Incidence And Prevalence Flashcards
What is prevalence and how can it be expressed?
A measure of how common a disease is
Can be expressed as:
- Percentage
- Number per n people
What are the 3 types of prevalence? Define them.
Point: proportion of individuals with the condition at a specified point in time
Period: During a specialised time interval
Lifetime: At any point in their lives
If you just see the word “prevalence” without qualification, what type of prevalence does it usually refer to?
Point prevalence
How do you calculate prevalence?
No. of people with condition
__________________
No. of people in total
= x (x 100 to get %)
How is prevalence presented when it is low?
Per 1000 or 100,000
What is prevalence used for?
To gauge the burden of disease (but can be affected by disease duration)
What is incidence and how is it expressed?
The rate at which new events occur in a population over a defined period of time
Can be expressed as:
- Per n people per time period
- Per n person-years
What is person-years? How do you calculate it?
A measurement combining the number of people observed and the number of years they were observed for = no. of people x no. of years
How do you calculate incidence?
Number of new cases
___________________
Number of people x years observed
= x (x 1000 for e.g. if for 1000 person-years)
What types of conditions would have high incidence and high prevalence?
Common, not brief conditions e.g. common cold
What types of conditions would have high incidence and low prevalence?
Common, very brief conditions e.g. nose bleeds
What types of conditions would have low incidence and high prevalence?
Uncommon, long-term conditions e.g. type 2 diabetes
What types of conditions would have low incidence and low prevalence?
Uncommon, short term conditions like pancreatic cancer
What are the 4 factors that affect prevalence? Think about the epidemiologists bathtub.
Incidence rate
Recovery (cure) rate
Death/mortality rate
Transfer (migration) rate (bidirectional)
What is statistical inference?
When a conclusion is made about a population after a sample is taken and experiments have been performed on them i.e. given that we cannot know the truth, we make a best guess based on data also describing our level of uncertainty around the best guess
What is point estimation?
Best guess based on sample data (true result is unlikely to be exact is experiment is repeated but probably similar)
What is sampling error?
If the same experiment is repeated multiple times, point estimates from each experiment can be different but will be clustered around true value so the difference between the sample point estimates + truth = sampling error
How can you get rid of/reduce sampling error?

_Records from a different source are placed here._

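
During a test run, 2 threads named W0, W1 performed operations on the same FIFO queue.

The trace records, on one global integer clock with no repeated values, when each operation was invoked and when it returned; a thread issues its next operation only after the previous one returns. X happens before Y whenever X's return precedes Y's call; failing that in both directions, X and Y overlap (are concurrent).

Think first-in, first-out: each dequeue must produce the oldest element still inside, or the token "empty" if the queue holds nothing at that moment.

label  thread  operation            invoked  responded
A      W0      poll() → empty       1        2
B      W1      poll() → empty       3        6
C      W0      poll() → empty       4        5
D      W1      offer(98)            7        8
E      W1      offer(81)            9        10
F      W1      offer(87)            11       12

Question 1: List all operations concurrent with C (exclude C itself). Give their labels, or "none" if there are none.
Answer: B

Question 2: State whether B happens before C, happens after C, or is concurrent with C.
Answer: concurrent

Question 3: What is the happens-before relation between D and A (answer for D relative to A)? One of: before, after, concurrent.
Answer: after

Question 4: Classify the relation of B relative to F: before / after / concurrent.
Answer: before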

To eliminate it, you would have to test the whole population which is rarely feasible so, you can test a larger sample to make your best guess closer to the truth
What is standard error?
Numerical value that represents the sampling error (can be calculated) -> large SE suggests best guess may be far from truth (& vice versa)
The larger your sample size, the ____ the standard error will be.
Smaller
What are confidence intervals?
The range of plausible values to present level of uncertainty of estimate from a sample i.e. a 95% CI would be you saying you are 95% confident that in reality, the values lie between them 2 values stated - 95% CI includes all values within 1.96 SEs of the point estimate
How do you calculate the lower + upper bound confidence intervals?
Lower = point estimate - (1.96 x S.E.) Upper = point estimate + (1.96 x S.E.)
Why are we given the S.E. equation in the exam?
Because it is variable unlike the CI calculation
Study regarding what side mothers held their babies on preferentially: If a 95% CI for this study was (0.76, 0.84) and the sample proportion was 0.8, how would you interpret this in words?
We found that 80% of our mothers held their babies on the left. However, we can be 95% confident that the true proportion of mothers that hold their babies on the left is somewhere between 76% and 84%.
How can you interpret confidence intervals?
The width of CI gives an indication of how precise our estimate is i.e. a wide CI means you cannot be precise about the truth but larger samples should result in a narrower confidence interval which is more reassuring.
How can confidence intervals be used to compare 2 groups?
If the confidence intervals of 2 different groups overlap, there is no statistically significant difference between the 2 groups e.g. (95% CI [15%, 25%]) + (95% CI [14%, 22%])
The local council wants to determine if there has been a recent reduction in the prevalence of teenage smoking.
In 2010, 20 out of 50 sampled teenagers smoked.
In 2015, 15 out of 60 sampled teenagers smoked.
Work this out.
Standard error: Square root of p (1-p)/n
Prevalence in 2010 = 20/50 = 40%
Prevalence in 2015 = 15/60 = 25%
SE 2010 = SQR (0.4(1-0.4))/50 = 0.07
SE 2015 = SQR (0.25(1-0.25))/60 = 0.06
CI 2010 = 0.4 +/- (1.96 x 0.07) = (0.26, 0.54)
CI 2015 = 0.25 +/- (1.96 x 0.06) = (0.13, 0.37)
In 2010, the prevalence of teenage smoking was 40% although a plausible range for the true prevalence values is 26% to 54%. In 2015, we estimate the prevalence of teenage smoking to be 25% although a plausible range for the truth prevalence values is 13% to 37%. Thus, it is plausible that there has been no change as intervals overlap.